Janzi comes from the Luganda word ejjanzi (grasshopper).

The three-month tour that started on January 28, will take Ssewa Ssewa and his band to Denmark, Spain, France, Austria, Netherlands, Belgium and Germany, where he will conduct workshops on the instrument and its music, participate in cultural exchanges, collaborations, live performances and studio recording sessions with different musicians.

Before he invented the janzi, Ssewa Ssewa was an adungu player. A series of events made him invent the new music instrument.

Sometime in 2014, while on a tour in Denmark, a fellow band member was not allowed to take his adungu on board at the Copenhagen airport because it had nails that were considered a security risk.

Ssewa Ssewa said he respected the decision of the airport officers considering the appearance of the instrument. The adungu does not come with a casing unlike most modern music instruments.  

This incident came to mind when he wanted to fix his broken adungu in 2015.

“I called a carpenter and I asked him if he could fix the neck of my adungu. As the carpenter went to pick his tape measure, this brilliant idea came to mind that I could be a bit innovative with the instrument. When the carpenter came back, I told him I didn’t want to fix the broken adungu anymore and instead I showed him a sketch I had drawn of a new instrument, based on the adungu.”

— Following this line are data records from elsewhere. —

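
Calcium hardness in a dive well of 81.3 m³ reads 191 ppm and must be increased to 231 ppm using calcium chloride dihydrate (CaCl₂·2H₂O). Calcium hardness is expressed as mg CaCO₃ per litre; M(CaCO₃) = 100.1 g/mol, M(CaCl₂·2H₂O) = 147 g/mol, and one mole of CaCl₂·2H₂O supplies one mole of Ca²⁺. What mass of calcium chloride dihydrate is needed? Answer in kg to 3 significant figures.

Volume: 81.3 m³ = 81,300 L.
Hardness to add: (231 − 191) = 40 mg/L as CaCO₃ × 81,300 L = 3252 g as CaCO₃.
Moles of Ca²⁺ (1 mol Ca²⁺ ≡ 1 mol CaCO₃): 3252 / 100.1 g/mol = 32.49 mol.
Mass of CaCl₂·2H₂O: 32.49 × 147 = 4776 g.

4.78 kg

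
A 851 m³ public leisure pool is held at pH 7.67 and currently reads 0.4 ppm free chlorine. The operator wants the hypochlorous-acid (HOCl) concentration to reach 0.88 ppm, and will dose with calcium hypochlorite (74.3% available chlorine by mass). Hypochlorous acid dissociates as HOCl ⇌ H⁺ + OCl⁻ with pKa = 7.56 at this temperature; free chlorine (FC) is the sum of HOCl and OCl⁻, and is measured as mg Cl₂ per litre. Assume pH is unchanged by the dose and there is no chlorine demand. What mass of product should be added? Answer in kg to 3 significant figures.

1.85 kg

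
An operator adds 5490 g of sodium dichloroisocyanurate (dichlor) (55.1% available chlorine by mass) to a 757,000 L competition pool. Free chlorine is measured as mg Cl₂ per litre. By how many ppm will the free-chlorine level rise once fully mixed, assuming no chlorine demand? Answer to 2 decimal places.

4.00 ppm

Available chlorine delivered: 5490 g × 0.551 = 3025 g as Cl₂.
Concentration rise: 3025 g / 757,000 L = 3.996 mg/L = 4.00 ppm.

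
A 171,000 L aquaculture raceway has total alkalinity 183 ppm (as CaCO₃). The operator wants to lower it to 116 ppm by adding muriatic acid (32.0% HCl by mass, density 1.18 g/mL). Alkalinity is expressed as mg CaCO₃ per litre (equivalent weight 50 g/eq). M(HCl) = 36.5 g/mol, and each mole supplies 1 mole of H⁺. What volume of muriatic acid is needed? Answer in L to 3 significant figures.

Alkalinity to neutralize: (183 − 116) = 67 mg/L as CaCO₃ × 171,000 L = 11,460 g as CaCO₃.
Equivalents of H⁺ required: 11,460 ÷ 50 g/eq = 229.1 eq = 229.1 mol HCl.
Mass of HCl: 229.1 × 36.5 = 8364 g.
Mass of 32.0% solution: 8364 / 0.32 = 26,140 g.
Volume: 26,140 g ÷ 1.18 g/mL = 22,150 mL.

22.1 L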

“We started working on the instrument which resulted in a modern looking instrument, fully amplified, with modern tuning pegs, good design and sound, and no sticking nails, meaning my bandmates can take it on board a flight without trouble,” said Ssewa Ssewa.

The difference between the janzi and adungu is that while the janzi is tuned in two scales, diatonic and pentatonic, the adungu is tuned in one scale, mostly pentatonic.

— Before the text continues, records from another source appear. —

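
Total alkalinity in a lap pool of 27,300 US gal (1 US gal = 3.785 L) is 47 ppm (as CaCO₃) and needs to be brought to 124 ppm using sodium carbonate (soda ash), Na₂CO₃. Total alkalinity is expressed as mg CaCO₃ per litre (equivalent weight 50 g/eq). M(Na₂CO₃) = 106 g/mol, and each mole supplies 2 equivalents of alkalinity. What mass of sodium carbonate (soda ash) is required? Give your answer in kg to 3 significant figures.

Volume: 27,300 US gal × 3.785 L/gal = 103,330 L.
Alkalinity to add: (124 − 47) = 77 mg/L as CaCO₃ × 103,330 L = 7956 g as CaCO₃.
Equivalents: 7956 g ÷ 50 g/eq = 159.1 eq.
Each mole of Na₂CO₃ supplies 2 eq, so 159.1 / 2 = 79.56 mol.
Mass: 79.56 mol × 106 g/mol = 8434 g.

8.43 kg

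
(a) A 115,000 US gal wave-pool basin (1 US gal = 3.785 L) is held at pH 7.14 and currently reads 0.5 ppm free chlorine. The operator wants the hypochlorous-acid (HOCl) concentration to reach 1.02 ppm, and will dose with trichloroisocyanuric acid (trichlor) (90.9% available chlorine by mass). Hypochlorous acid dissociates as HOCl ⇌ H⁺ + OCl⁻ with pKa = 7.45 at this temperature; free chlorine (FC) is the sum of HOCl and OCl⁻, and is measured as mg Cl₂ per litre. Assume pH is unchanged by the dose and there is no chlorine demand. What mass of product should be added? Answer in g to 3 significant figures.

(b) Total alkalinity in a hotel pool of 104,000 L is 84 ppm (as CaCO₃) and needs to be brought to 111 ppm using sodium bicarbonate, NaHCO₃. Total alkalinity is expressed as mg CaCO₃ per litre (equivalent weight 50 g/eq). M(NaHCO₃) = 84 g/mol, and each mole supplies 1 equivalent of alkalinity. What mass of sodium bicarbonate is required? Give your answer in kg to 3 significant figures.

(a) 488 g; (b) 4.72 kg

(a) Volume: 115,000 US gal × 3.785 L/gal = 435,275 L.
(a) [OCl⁻]/[HOCl] = 10^(pH − pKa) = 10^(7.14 − 7.45) = 0.4898; fraction as HOCl = 1/(1 + 0.4898) = 0.6712.
(a) Free chlorine required for 1.02 ppm HOCl: 1.02 / 0.6712 = 1.52 ppm.
(a) FC to add: 1.52 − 0.5 = 1.02 mg/L as Cl₂.
(a) Cl₂ equivalent: 1.02 mg/L × 435,275 L = 443.8 g.
(a) Product at 90.9% available Cl: 443.8 / 0.909 = 488.2 g.

(b) Alkalinity to add: (111 − 84) = 27 mg/L as CaCO₃ × 104,000 L = 2808 g as CaCO₃.
(b) Equivalents: 2808 g ÷ 50 g/eq = 56.16 eq.
(b) NaHCO₃ supplies 1 eq per mole → 56.16 mol.
(b) Mass: 56.16 mol × 84 g/mol = 4717 g.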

The janzi is entirely made of mahogany, and is fully amplified with professional pickups; it uses modern, strong and reliable tuning pegs and has a strong and distinctive new sound compared with the adungu. It can also be played with four, five, six or seven fingers accordingly and has extra notes.

The adungu is made of wood and cow skin, with wood or nails as tuning pegs. Usually, a player would have to use a stand microphone or twirl the microphone cable around the instrument’s neck for amplification. It can only be played with four fingers.

The janzi has two long wooden necks on the left and right, with a narrow space in between. It is made up of 22 strings, 11 strings on either side attached to the sound box with plastic strings. Since it is amplified, it can be connected on any sound systems. Ssewa Ssewa used guitar pegs instead of the usual wooden pegs or nails found on the adungu.

“The janzi has improved my music knowledge and the playing technic is different, meaning an adungu player cannot easily play it,” said Ssewa Ssewa.

In 2017, Ssewa Ssewa and his Janzi Band released their debut album Down in Uganda. The music can be purchased on iTunes, Spotify and Amazon online music stores. He has also written the Janzi Instruction Book.

On whether he has identified a manufacturer to produce the instrument, he said: “It would be nice, but I have not yet found partners or manufactures to work with for large scale production. Currently I am still doing it on a small scale in my backyard.”